Joker Leads List Of 2020 BAFTA Nominees

Awards season is officially in full swing throughout Hollywood, and the creative team behind Joker have had their happy faces on for much of the ceremonial action thus far. The film, directed by Todd Phillips and starring Joaquin Phoenix in a show-stopping performance, has already earned itself some glory in the guise of four nominations and two wins at this year's Golden Globes ceremony. As awards season fervor continues to build in the U.S. ahead of this year's Academy Award nominations announcement (coming January 13), it's also mounting overseas. Joker has just become a major player at the 2020 BAFTA Awards, essentially the U.K. equivalent of the Academy Awards. 

Collider published the full list of 2020 BAFTA nominees, which Joker led with a surprising 11 nominations, including nods for Best Picture and Best Director

While the BAFTA love continues to bolster Joker's chances of playing dark horse this awards season, the list of this year's nominees is already earning sharp criticism for essentially overlooking women and people of color in major creative categories. Even as the issue of diversity continues to be an embarrassing problem for virtually every major awards ceremony in existence, it's particularly puzzling coming in a year that featured such outstanding films as Us, Little Women, Queen & Slim, The Nightingale, and The Souvenir.

Joker's chief competition at this year's BAFTA Awards

The lack of inclusivity remains a bit infuriating, but many agree that the films Joker is competing with in the Best Film category at the 2020 BAFTAS are all worthy of the honor. 

These include Sam Mendes' World War I-era drama 1917, which just took home the Best Motion Picture — Drama award at this year's Golden Globes; Bong Joon-ho's Parasite, which won 2020's Golden Globe for Best Motion Picture – Foreign Language and is a double nominee in the Foreign Language category at this year's BAFTAs; the Martin Scorsese-directed gangster epic The Irishman; and the Fernando Meirelles-helmed The Two Popes. While Scorsese's The Irishman is hardly a surprise player on this year's awards circuit, The Two Popes continues to surprise with its presence in virtually all Best Picture categories so far. That being said, the final film competing against Joker for BAFTA glory is hardly a surprise at all: Quentin Tarantino's rapturous Once Upon a Time in Hollywood has been a mainstay on this year's awards circuit.

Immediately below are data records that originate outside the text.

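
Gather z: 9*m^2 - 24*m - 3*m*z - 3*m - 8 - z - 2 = 9*m^2 - 27*m + z*(-3*m - 1) - 10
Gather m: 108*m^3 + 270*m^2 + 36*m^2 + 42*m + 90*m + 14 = 108*m^3 + 306*m^2 + 132*m + 14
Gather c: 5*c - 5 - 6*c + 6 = 1 - c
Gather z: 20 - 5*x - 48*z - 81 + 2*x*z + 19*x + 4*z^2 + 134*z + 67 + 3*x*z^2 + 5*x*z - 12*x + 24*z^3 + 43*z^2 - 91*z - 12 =2*x + 24*z^3 + z^2*(3*x + 47) + z*(7*x - 5) - 6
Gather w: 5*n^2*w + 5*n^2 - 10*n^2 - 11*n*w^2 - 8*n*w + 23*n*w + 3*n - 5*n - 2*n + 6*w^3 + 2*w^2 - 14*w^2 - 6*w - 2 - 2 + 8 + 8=-5*n^2 - 4*n + 6*w^3 + w^2*(-11*n - 12) + w*(5*n^2 + 15*n - 6) + 12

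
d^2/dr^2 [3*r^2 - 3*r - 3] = 6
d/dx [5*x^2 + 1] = 10*x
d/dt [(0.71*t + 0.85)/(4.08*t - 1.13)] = (4.825439 - 17.422824*t)/(4.08*t - 1.13)^3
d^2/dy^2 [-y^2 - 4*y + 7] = -2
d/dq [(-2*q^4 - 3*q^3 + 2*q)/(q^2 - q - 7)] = (-4*q^5 + 3*q^4 + 62*q^3 + 61*q^2 - 14)/(q^4 - 2*q^3 - 13*q^2 + 14*q + 49)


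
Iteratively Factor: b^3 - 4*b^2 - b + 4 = (b - 1)*(b^2 - 3*b - 4) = (b - 4)*(b - 1)*(b + 1)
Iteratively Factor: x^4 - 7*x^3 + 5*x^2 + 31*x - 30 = (x - 1)*(x^3 - 6*x^2 - x + 30) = (x - 1)*(x + 2)*(x^2 - 8*x + 15) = (x - 5)*(x - 1)*(x + 2)*(x - 3)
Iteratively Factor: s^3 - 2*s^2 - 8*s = (s)*(s^2 - 2*s - 8) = s*(s - 4)*(s + 2)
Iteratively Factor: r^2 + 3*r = (r + 3)*(r)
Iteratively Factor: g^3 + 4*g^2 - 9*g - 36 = (g - 3)*(g^2 + 7*g + 12) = (g - 3)*(g + 4)*(g + 3)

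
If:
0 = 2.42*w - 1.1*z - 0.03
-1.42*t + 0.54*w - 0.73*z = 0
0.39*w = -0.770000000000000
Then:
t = 1.50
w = -1.97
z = -4.37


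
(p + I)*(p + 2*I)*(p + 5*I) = p^3 + 8*I*p^2 - 17*p - 10*I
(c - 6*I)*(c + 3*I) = c^2 - 3*I*c + 18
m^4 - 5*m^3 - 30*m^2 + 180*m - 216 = (m - 6)*(m - 3)*(m - 2)*(m + 6)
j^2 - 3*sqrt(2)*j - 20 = (j - 5*sqrt(2))*(j + 2*sqrt(2))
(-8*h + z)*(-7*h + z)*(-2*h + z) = -112*h^3 + 86*h^2*z - 17*h*z^2 + z^3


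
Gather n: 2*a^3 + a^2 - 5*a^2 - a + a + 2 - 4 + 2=2*a^3 - 4*a^2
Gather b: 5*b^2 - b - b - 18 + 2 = 5*b^2 - 2*b - 16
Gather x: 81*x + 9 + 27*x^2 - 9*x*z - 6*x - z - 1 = 27*x^2 + x*(75 - 9*z) - z + 8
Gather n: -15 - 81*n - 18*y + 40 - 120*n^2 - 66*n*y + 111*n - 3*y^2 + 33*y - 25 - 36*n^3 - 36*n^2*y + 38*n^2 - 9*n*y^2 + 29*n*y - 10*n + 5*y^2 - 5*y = -36*n^3 + n^2*(-36*y - 82) + n*(-9*y^2 - 37*y + 20) + 2*y^2 + 10*y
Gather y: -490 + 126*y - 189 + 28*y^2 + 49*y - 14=28*y^2 + 175*y - 693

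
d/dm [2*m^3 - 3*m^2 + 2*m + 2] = 6*m^2 - 6*m + 2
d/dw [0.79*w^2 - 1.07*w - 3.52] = 1.58*w - 1.07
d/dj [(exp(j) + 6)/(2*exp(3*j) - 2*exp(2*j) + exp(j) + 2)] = (-(exp(j) + 6)*(6*exp(2*j) - 4*exp(j) + 1) + 2*exp(3*j) - 2*exp(2*j) + exp(j) + 2)*exp(j)/(2*exp(3*j) - 2*exp(2*j) + exp(j) + 2)^2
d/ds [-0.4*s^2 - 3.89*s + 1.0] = -0.8*s - 3.89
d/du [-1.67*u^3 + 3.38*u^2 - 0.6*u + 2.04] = -5.01*u^2 + 6.76*u - 0.6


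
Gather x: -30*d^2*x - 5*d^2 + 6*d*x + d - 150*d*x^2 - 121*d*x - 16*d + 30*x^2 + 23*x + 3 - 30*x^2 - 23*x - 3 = -5*d^2 - 150*d*x^2 - 15*d + x*(-30*d^2 - 115*d)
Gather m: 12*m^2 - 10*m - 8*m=12*m^2 - 18*m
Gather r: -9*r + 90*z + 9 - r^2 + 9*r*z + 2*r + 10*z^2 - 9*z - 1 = -r^2 + r*(9*z - 7) + 10*z^2 + 81*z + 8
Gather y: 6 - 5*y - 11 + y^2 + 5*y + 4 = y^2 - 1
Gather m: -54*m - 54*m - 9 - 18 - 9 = -108*m - 36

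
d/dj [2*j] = 2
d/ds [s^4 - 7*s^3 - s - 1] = 4*s^3 - 21*s^2 - 1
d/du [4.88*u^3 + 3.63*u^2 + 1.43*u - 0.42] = 14.64*u^2 + 7.26*u + 1.43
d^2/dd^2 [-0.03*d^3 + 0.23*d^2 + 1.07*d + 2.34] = 0.46 - 0.18*d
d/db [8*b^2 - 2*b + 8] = 16*b - 2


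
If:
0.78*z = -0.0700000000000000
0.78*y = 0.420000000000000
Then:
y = 0.54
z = -0.09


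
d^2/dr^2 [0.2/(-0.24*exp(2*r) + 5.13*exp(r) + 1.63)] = ((0.192*exp(r) - 1.026)*(-0.24*exp(2*r) + 5.13*exp(r) + 1.63) + 0.2*(0.48*exp(r) - 5.13)*(0.96*exp(r) - 10.26)*exp(r))*exp(r)/(-0.24*exp(2*r) + 5.13*exp(r) + 1.63)^3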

Joaquin Phoenix scored a BAFTA nomination

Joker continues to factor in the conversation for top honors at most awards ceremonies, but it remains a definite outsider among the competition, with more prestige-centric flicks primed to win instead. While Phillips and the Joker creative team are likely stuck in "it's an honor just to be nominated" mode for the remainder of awards season (save for composer Hildur Guđnadóttir, who's officially on the hunt for her first BAFTA following her Golden Globes win), star Joaquin Phoenix is maintaining his awards season frontrunner status with a Leading Actor BAFTA nomination.

If you've seen Phoenix's transformative work in Joker, you know the praise is well-earned, with the actor disappearing into the twisted world of the film's central anti-hero Arthur Fleck. Phoenix feels like a shoo-in for the Leading Actor prize at the BAFTAs, but he'll be facing stiff competition from many of the same performers he squared off against at the Golden Globes. Among them are Leonardo DiCaprio for his brilliant work in Once Upon a Time in Hollywood, Adam Driver for his turn in Noah Baumbach's heartrending drama Marriage Story, Jonathan Pryce for his work as the would-be Papacy in The Two Popes, and a surprise nominee in Taron Egerton, who just took home a Golden Globe for playing Elton John in Rocketman.

That's a distinguished list of actors, but even as strong as their performances are across the board, Phoenix's towering work in Joker is quickly becoming the stuff of legend, and it's likely to keep him dancing up and down stairs to claim awards at both the BAFTAs and the Oscars this year.

Will Joker laugh all the way to Oscar gold?

Indeed, Phoenix just might be the man to beat at this year's Oscars ceremony. As for the film that contains Phoenix's electrifying performance, it could be relegated to that aforementioned "honor to be nominated" category, with more prestigious works like The Irishman or 1917 taking home the coveted Best Picture award. 

The good news is that Joker seems poised to earn itself a Best Picture nomination this year. If it does, Joker will become just the second movie with comic book origins to ever earn a Best Picture nod, after last year's Marvel Cinematic Universe triumph Black Panther

Of course, part of what's made Joker such a special cinematic experience is that it isn't really beholden to its source material. Many would even tab Phillips' and Phoenix's Joker as a wholly original take on the character that owes little to the material that inspired it — one that has more in common with the grittier works of Scorsese than anything glimpsed in the pages or reels of DC fiction over the years. Whether you loved Joker or not, there's little room to argue against the film's creative merits, or even its cultural impact. As such, it's more than earned its place in the Oscar night melee. And we'd honestly relish the sight of jaws hitting the Kodak Theater floor if Joker took home Best Picture.